5 Most Christians are expatriates. Many are Ethiopian refugees, among whom are several thriving evangelical congregations. Others are Westerners and South and East Asians in secular jobs or serving with some humanitarian NGOs that are permitted to minister in the country. A church in Aden has been restored to the Christians for worship and wider community service. Pray that expatriate believers may maintain their spiritual growth in the face of many attacks from the enemy of souls through discouragement, sickness, isolation from the wider Christian family, and constant threats to their presence in the land. A number have been kidnapped for brief periods in recent years.

6 There are a widening range of opportunities for expatriates to serve the Lord in business, education, health and development programmes. However corruption, official extortion, unrest, archaic laws and poor infrastructure drain time and resources. Pray for Asian, Western and other Christians to respond to God's call to this land and for them to have good opportunity to live and testify for Christ.

7 Yemen is one of the world's least evangelized countries. Pray for salvation to come to:

a) The Northern tribes – including the people of Sana'a, the capital, and the peoples of the northern mountains and north-eastern deserts. Many are semi-nomadic.

b) The Central Yemenis, the key cities being Taiz and Ibb.

c) The Tihama Arabs of the coastal plains. Many Gulf War returnees were settled in this region. The key city is Hodeida.

d) The Southern Yemenis of the cosmopolitan city of Aden and those of the Hadhramaut area (both Arab and Mahri).

e) The Soqotri islanders, who were nominally Christians until the 17th Century. There are no known Christians on this isolated Indian Ocean island.

f) Yemeni women – their lot is harsh, their opportunities for education and a life outside the home limited.
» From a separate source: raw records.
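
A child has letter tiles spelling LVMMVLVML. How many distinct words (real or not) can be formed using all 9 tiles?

1680

The 9 letters of LVMMVLVML have repeats: L appearing 3 times, M appearing 3 times, and V appearing 3 times.
Dividing 9! = 362880 by 3!·3!·3! = 216 for the repeated letters gives 1680.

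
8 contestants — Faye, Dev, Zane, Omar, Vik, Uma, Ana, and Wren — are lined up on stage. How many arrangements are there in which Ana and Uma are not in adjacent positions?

Of the 8! = 40320 arrangements, those with Ana and Uma adjacent number 2 × 7! = 10080 (treat the pair as a block with 2 internal orders).
Complementary counting: 40320 − 10080 = 30240.

30240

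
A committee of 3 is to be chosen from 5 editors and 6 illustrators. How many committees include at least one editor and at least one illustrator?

135

Total 3-person selections from all 11: C(11,3) = 165.
Selections missing a whole group: no editors → C(6,3) = 20; no illustrators → C(5,3) = 10.
Both groups omitted at once is impossible, so 165 − 30 = 135.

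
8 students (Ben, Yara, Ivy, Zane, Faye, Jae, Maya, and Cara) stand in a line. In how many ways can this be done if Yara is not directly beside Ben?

Of the 8! = 40320 arrangements, those with Yara and Ben adjacent number 2 × 7! = 10080 (treat the pair as a block with 2 internal orders).
So 40320 − 10080 = 30240 arrangements keep them apart.

30240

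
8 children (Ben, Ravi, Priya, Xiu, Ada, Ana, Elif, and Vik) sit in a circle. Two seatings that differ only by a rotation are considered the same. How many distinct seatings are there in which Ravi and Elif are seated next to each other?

1440

Glue Ravi and Elif into a block (2 internal orders). Seating 7 units around a circle gives (6)! arrangements.
So 2 × (6)! = 2 × 720 = 1440.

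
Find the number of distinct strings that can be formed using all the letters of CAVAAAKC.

840

The 8 letters of CAVAAAKC have repeats: A appearing 4 times and C appearing twice.
So there are 8! / (4!·2!) = 840 distinguishable arrangements.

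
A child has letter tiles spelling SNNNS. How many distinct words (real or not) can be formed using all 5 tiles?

10

The 5 letters of SNNNS have repeats: N appearing 3 times and S appearing twice.
Dividing 5! = 120 by 3!·2! = 12 for the repeated letters gives 10.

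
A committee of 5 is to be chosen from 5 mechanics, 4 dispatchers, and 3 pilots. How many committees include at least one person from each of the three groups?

With no constraint there are C(12,5) = 792 possible selections.
Subtract selections that omit an entire group: no mechanics → C(7,5) = 21; no dispatchers → C(8,5) = 56; no pilots → C(9,5) = 126.
Add back selections omitting two groups (i.e. drawn from a single group): C(5,5) + C(4,5) + C(3,5) = 1.
By inclusion–exclusion: 792 − 203 + 1 = 590.

590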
How will they hear about Jesus and learn to live for Him?

g) The South Asians – many are traders and artisans in Aden. Most are Muslim or Hindu, some are Catholic Christians; also the 1,000 or so remaining Yemeni Jews.

h) The Somalis, many of whom are Yemeni residents, others refugees. A few have come to faith but most remain unevangelized.

8 Christian media for prayer:

a) Bible translation – there is need for Yemeni Arabic, Soqotri and Mahri Bibles.

b) Bible and literature distribution – this is not easy, but tactfully possible – many desire an opportunity to read the Bible.

c) The JESUS film – now available in several key languages, but opportunities to show the film or distribute the video are limited. Audio cassettes of Christian music, Scriptures, etc., are available.

d) Christian Radio. Broadcasts by FEBA-Seychelles (15 hrs/wk) and TWR-Cyprus (9 hrs/wk) in Arabic are clearly received. Many are regular listeners, and this has raised interest levels. Pray for lasting fruit and living fellowships of believers to result. FEBA also broadcasts 3.5 hrs/wk in Somali. Pray that SAT-7 may also be available. Many homes have satellite dishes, but only some can access existing broadcasts.